La sequía se está magnificando debido a la vulnerabilidad social reflejada fuertemente en el área del Corredor Seco, donde un 65% de los hogares viven por debajo de la línea de pobreza, y un 48% viven en pobreza extrema con altas tasas de malnutrición y carecen de acceso a oportunidades de desarrollo socioeconómico, servicios sostenibles y adecuados de salud pública y educación.

Igualmente, la vulnerabilidad ambiental se ha experimentado de forma dramática debido a la combinación de variables climáticas (temperaturas y evapotranspiración alta y la ausencia de lluvias) que ha impactado con plagas y enfermedades e incendios forestales con pérdidas y reducción de área de bosques, asimismo, y según ICF en 2019 la degradación tierras por deforestación para el periodo 2016-2018, es de 369.12 km2, con una pérdida promedio anual de la última década de 200 km2/año.

En el ámbito de los recursos hídricos se tiene una oferta anual promedio de 87,653 millones m3 de agua lluvia equivalente a un potencial hídrico superficial nacional de 1.542 m3/s, de los cuales se aprovecha un volumen estimado de 13.5 m3/s para consumo doméstico e industria; 75 m3/s para riego y 242 m3/s para la producción de energía eléctrica, perdiéndose un gran porcentaje del agua superficial (Guillén, 2015).

La oferta de agua subterránea no tiene una evaluación precisa, sin embargo en las zonas costeras densamente pobladas, la mayoría de pozos inmediatos a los manglares y las playas sufren del fenómeno de intrusión salina, a causa de la sobreexplotación del manto freático de agua dulce.
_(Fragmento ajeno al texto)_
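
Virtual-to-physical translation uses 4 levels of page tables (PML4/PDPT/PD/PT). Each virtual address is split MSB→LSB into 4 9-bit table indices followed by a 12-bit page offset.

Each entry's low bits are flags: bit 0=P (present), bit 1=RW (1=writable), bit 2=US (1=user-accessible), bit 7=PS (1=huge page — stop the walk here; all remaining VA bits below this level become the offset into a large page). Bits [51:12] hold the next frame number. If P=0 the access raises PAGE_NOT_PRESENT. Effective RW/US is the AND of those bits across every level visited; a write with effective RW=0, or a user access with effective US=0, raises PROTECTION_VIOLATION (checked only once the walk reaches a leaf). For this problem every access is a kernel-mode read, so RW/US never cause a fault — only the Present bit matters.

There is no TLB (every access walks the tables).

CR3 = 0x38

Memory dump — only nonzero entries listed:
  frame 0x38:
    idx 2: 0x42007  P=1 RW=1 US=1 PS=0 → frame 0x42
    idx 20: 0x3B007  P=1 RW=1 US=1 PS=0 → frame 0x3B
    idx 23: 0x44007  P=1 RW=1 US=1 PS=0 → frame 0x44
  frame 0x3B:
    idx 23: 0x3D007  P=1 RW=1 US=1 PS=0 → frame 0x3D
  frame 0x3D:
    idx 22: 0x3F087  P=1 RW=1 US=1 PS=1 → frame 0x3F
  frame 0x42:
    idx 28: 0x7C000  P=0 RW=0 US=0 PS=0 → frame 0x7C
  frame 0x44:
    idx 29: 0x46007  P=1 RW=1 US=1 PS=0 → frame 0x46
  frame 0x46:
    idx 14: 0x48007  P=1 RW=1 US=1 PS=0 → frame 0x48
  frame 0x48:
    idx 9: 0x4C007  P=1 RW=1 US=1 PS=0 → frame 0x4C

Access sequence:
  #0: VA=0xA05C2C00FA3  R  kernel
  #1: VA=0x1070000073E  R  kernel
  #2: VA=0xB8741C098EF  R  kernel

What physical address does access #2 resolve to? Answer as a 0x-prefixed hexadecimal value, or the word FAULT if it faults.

Trace:
#0 VA=0xA05C2C00FA3 (r,kernel):
  [0] read 0x38 idx=20: raw=0x3B007 flags P=1 W=1 U=1 S=0
  [1] read 0x3B idx=23: raw=0x3D007 flags P=1 W=1 U=1 S=0
  [2] read 0x3D idx=22: raw=0x3F087 flags P=1 W=1 U=1 S=1
  → PA=0x3FFA3 (huge @L2)  (3 entries read)
#1 VA=0x1070000073E (r,kernel):
  [0] read 0x38 idx=2: raw=0x42007 flags P=1 W=1 U=1 S=0
  [1] read 0x42 idx=28: raw=0x7C000 flags P=0 W=0 U=0 S=0
  ⇒ fault: PAGE_NOT_PRESENT  — 2 lookups
#2 VA=0xB8741C098EF (r,kernel):
  [0] read 0x38 idx=23: raw=0x44007 flags P=1 W=1 U=1 S=0
  [1] read 0x44 idx=29: raw=0x46007 flags P=1 W=1 U=1 S=0
  [2] read 0x46 idx=14: raw=0x48007 flags P=1 W=1 U=1 S=0
  [3] read 0x48 idx=9: raw=0x4C007 flags P=1 W=1 U=1 S=0
  → PA=0x4C8EF  (4 entries read)

Access #2 PA: 0x4C8EF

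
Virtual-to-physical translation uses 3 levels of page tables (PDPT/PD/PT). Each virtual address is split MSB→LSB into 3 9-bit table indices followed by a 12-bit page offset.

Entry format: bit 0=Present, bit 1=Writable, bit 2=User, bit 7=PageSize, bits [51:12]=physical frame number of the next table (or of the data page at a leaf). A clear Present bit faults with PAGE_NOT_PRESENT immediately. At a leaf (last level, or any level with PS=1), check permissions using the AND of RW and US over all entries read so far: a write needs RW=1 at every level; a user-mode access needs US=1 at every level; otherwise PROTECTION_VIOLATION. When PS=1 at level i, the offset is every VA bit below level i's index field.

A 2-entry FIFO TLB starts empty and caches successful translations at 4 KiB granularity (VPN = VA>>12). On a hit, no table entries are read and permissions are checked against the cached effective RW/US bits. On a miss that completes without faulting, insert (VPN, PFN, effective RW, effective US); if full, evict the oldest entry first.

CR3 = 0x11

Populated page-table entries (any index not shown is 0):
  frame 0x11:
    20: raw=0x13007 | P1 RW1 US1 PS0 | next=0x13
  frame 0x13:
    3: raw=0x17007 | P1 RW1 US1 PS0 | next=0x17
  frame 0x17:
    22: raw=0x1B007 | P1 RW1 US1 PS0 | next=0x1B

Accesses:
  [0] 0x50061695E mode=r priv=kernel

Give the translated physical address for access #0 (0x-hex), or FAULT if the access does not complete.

Trace:
#0 VA=0x50061695E (r,kernel):
  L0 @0x11[20] → 0x13007  P=1,RW=1,US=1,PS=0
  L1 @0x13[3] → 0x17007  P=1,RW=1,US=1,PS=0
  L2 @0x17[22] → 0x1B007  P=1,RW=1,US=1,PS=0
  ⇒ phys 0x1B95E  [3 reads]

Access #0 PA: 0x1B95E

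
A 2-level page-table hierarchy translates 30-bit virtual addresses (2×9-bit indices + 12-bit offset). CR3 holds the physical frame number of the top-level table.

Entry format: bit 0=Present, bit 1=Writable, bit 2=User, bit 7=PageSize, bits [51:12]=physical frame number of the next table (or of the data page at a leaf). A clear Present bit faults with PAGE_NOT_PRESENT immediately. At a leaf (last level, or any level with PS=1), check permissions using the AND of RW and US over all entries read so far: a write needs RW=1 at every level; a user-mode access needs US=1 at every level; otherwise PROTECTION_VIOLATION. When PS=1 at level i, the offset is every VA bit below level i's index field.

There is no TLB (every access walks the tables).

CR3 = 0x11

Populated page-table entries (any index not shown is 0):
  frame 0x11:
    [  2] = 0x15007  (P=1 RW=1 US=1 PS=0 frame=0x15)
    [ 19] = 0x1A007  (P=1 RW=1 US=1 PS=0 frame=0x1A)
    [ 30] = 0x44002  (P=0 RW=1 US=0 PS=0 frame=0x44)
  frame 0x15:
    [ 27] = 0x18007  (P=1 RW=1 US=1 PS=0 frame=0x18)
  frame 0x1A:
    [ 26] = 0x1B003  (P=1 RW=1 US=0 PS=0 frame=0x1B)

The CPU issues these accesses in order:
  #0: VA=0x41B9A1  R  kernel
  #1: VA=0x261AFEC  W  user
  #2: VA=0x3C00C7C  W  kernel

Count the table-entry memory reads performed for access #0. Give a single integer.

Trace:
#0 VA=0x41B9A1 (r,kernel):
  lvl0: tbl 0x11, slot 2 ⇒ 0x15007 (P1/RW1/US1/PS0)
  lvl1: tbl 0x15, slot 27 ⇒ 0x18007 (P1/RW1/US1/PS0)
  ✓ 0x189A1  — 2 lookups
#1 VA=0x261AFEC (w,user):
  lvl0: tbl 0x11, slot 19 ⇒ 0x1A007 (P1/RW1/US1/PS0)
  lvl1: tbl 0x1A, slot 26 ⇒ 0x1B003 (P1/RW1/US0/PS0)
  ⇒ fault: PROTECTION_VIOLATION  — 2 lookups
#2 VA=0x3C00C7C (w,kernel):
  lvl0: tbl 0x11, slot 30 ⇒ 0x44002 (P0/RW1/US0/PS0)
  ⇒ fault: PAGE_NOT_PRESENT  — 1 lookups

Entries read for #0: 2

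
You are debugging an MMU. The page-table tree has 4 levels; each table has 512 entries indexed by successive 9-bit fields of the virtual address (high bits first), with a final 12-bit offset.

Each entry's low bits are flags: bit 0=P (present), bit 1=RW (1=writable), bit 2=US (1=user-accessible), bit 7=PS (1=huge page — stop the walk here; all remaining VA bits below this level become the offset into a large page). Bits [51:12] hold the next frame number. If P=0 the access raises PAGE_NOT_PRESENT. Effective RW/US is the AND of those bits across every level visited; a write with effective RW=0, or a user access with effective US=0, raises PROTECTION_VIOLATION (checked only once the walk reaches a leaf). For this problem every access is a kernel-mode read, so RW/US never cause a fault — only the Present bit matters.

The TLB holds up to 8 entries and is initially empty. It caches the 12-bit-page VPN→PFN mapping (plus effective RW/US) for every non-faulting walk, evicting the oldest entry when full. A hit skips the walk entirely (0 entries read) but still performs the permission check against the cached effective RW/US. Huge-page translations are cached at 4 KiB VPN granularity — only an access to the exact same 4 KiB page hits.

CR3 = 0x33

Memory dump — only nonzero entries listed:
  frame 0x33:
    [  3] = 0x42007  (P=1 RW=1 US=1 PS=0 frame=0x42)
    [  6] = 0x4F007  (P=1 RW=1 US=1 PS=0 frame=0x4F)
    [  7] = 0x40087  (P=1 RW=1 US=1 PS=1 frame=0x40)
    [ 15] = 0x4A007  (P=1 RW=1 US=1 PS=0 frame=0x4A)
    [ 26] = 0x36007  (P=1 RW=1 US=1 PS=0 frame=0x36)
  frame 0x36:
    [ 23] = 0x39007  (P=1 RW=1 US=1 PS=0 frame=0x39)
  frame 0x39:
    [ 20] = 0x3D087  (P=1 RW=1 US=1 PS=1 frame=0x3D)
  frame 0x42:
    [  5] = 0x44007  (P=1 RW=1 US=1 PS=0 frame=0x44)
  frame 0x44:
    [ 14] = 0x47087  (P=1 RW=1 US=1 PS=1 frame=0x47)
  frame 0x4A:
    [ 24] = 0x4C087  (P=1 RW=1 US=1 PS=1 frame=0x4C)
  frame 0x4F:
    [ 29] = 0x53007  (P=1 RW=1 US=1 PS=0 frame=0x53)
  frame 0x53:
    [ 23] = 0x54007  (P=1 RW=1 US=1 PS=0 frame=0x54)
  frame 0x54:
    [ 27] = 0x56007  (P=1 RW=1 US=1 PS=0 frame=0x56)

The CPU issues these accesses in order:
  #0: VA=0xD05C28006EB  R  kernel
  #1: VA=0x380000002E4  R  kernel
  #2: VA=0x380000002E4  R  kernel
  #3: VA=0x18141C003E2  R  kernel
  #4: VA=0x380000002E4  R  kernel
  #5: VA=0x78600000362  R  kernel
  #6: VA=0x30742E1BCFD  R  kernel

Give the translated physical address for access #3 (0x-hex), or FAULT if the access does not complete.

Walk each access:
#0 VA=0xD05C28006EB (r,kernel):
  [0] read 0x33 idx=26: raw=0x36007 flags P=1 W=1 U=1 S=0
  [1] read 0x36 idx=23: raw=0x39007 flags P=1 W=1 U=1 S=0
  [2] read 0x39 idx=20: raw=0x3D087 flags P=1 W=1 U=1 S=1
  → PA=0x3D6EB (huge @L2)  (3 entries read)
#1 VA=0x380000002E4 (r,kernel):
  [0] read 0x33 idx=7: raw=0x40087 flags P=1 W=1 U=1 S=1
  → PA=0x402E4 (huge @L0)  (1 entries read)
#2 VA=0x380000002E4 (r,kernel):
  TLB hit vpn=0x38000000 → PA=0x402E4
#3 VA=0x18141C003E2 (r,kernel):
  [0] read 0x33 idx=3: raw=0x42007 flags P=1 W=1 U=1 S=0
  [1] read 0x42 idx=5: raw=0x44007 flags P=1 W=1 U=1 S=0
  [2] read 0x44 idx=14: raw=0x47087 flags P=1 W=1 U=1 S=1
  → PA=0x473E2 (huge @L2)  (3 entries read)
#4 VA=0x380000002E4 (r,kernel):
  TLB hit vpn=0x38000000 → PA=0x402E4
#5 VA=0x78600000362 (r,kernel):
  [0] read 0x33 idx=15: raw=0x4A007 flags P=1 W=1 U=1 S=0
  [1] read 0x4A idx=24: raw=0x4C087 flags P=1 W=1 U=1 S=1
  → PA=0x4C362 (huge @L1)  (2 entries read)
#6 VA=0x30742E1BCFD (r,kernel):
  [0] read 0x33 idx=6: raw=0x4F007 flags P=1 W=1 U=1 S=0
  [1] read 0x4F idx=29: raw=0x53007 flags P=1 W=1 U=1 S=0
  [2] read 0x53 idx=23: raw=0x54007 flags P=1 W=1 U=1 S=0
  [3] read 0x54 idx=27: raw=0x56007 flags P=1 W=1 U=1 S=0
  → PA=0x56CFD  (4 entries read)

Access #3 PA: 0x473E2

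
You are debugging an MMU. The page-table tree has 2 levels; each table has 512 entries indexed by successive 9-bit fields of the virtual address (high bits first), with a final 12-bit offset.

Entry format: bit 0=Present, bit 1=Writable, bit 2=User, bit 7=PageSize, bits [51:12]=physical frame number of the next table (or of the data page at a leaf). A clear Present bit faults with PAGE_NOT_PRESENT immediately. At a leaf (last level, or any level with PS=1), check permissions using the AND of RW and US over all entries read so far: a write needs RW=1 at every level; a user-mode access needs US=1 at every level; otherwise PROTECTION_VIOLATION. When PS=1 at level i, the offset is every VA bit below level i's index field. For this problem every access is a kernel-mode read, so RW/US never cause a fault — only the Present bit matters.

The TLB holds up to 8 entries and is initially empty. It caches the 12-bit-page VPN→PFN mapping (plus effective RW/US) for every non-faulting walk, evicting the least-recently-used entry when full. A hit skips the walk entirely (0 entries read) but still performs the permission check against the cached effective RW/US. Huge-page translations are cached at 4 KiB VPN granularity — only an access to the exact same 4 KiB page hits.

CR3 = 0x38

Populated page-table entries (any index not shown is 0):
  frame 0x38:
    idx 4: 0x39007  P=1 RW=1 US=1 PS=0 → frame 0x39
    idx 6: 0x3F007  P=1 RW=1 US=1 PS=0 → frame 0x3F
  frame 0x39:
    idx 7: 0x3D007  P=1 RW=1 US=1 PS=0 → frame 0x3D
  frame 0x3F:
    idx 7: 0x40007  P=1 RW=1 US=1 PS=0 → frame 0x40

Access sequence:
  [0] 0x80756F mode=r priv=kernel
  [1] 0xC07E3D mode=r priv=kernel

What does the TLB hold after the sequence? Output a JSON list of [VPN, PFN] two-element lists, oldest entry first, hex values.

Per-access translation:
#0 VA=0x80756F (r,kernel):
  lvl0: tbl 0x38, slot 4 ⇒ 0x39007 (P1/RW1/US1/PS0)
  lvl1: tbl 0x39, slot 7 ⇒ 0x3D007 (P1/RW1/US1/PS0)
  ✓ 0x3D56F  — 2 lookups
#1 VA=0xC07E3D (r,kernel):
  lvl0: tbl 0x38, slot 6 ⇒ 0x3F007 (P1/RW1/US1/PS0)
  lvl1: tbl 0x3F, slot 7 ⇒ 0x40007 (P1/RW1/US1/PS0)
  ✓ 0x40E3D  — 2 lookups

TLB: [["0x807", "0x3D"], ["0xC07", "0x40"]]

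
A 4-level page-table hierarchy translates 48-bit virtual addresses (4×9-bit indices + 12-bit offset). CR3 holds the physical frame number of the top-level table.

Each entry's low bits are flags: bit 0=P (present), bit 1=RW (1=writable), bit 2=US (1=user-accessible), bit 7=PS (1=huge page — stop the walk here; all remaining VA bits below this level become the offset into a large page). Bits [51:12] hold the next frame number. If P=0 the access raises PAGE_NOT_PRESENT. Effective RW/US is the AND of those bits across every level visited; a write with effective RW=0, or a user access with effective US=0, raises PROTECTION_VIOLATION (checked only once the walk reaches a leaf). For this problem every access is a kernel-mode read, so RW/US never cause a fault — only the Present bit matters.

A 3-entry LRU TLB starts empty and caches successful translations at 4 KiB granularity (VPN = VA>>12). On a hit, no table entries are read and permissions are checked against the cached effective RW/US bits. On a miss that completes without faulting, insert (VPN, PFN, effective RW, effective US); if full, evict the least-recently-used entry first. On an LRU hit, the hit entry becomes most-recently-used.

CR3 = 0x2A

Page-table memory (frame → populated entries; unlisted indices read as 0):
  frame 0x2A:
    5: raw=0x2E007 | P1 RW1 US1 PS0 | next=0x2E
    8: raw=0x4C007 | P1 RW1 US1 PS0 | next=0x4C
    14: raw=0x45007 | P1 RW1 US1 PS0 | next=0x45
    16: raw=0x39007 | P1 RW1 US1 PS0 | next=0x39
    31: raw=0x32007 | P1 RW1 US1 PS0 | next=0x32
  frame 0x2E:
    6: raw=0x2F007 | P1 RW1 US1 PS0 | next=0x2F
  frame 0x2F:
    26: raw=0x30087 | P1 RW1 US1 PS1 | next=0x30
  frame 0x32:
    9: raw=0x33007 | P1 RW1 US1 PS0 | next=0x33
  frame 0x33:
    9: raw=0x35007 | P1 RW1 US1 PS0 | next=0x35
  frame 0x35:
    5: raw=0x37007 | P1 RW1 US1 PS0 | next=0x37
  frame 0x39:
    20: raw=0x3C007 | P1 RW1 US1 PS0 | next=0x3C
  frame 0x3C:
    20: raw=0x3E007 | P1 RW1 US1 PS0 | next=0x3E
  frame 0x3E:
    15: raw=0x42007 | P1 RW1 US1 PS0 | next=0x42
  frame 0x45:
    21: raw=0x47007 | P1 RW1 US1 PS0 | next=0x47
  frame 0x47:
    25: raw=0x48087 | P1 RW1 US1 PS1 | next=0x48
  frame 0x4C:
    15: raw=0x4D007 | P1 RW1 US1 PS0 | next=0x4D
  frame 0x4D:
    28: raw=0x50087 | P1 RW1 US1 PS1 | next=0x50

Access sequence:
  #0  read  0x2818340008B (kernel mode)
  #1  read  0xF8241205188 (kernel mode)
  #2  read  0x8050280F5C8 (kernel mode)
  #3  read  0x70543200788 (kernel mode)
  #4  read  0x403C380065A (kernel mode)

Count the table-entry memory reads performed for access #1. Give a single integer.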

El último evento de sequía (2018-2019) alcanzó un área geográfica de afectaciones para 137 municipios, localizados en 12 departamentos.

Tendencia irreversible

Según el BCH, 2019, el PIB agrícola ha disminuido de forma pronunciada desde un 21.6% en los años ochenta (80), 19% a final de los años noventa (90), 17% a final del dos mil (2000), hasta un 15% al final del año dos mil diez (2010). Este decrecimiento en el aporte al PIB nacional ha sido principalmente por los efectos de inundaciones, principalmente huracán Mitch 1998, y las sequías.

Asimismo, UNICEF – Honduras, 2016, evaluó la situación de producción agrícola, específicamente en la zona del Corredor Seco, resultando en una reducción del 60% de las cosechas, incidiendo en el abastecimiento de alimentos, y determinándose que en algunos años críticos esta ha descendido hasta un 80%, generándose un aumento en los precios de la canasta básica hasta por un 20%, reduciéndose los ingresos de los agricultores, y produciendo un aumento de la migración de personas del campo a la ciudad.

Igualmente en el ámbito pecuario, la producción de leche y sus productos derivados han tenido un aumento anual de manera constante, a excepción de los periodos 1982 – 83, 1997- 98, 2009-10, 2014-15 y 2018-2019.

Los resultados del Índice de Severidad revelan que un 60% del territorio nacional está bajo una condición estable de precipitación, sin embargo se tiene un 40% del territorio nacional con una condición de déficit pronunciando de lluvia, con una tendencia irreversible en la zona denominada Corredor Seco.

De igual manera, el Índice de Aridez consolida cifras críticas indicando que el 19% del territorio nacional está bajo una condición de escasez en disponibilidad de agua, un 5% es de abundancia del recurso hídrico y el 76% tiene un nivel promedio de disponibilidad de agua.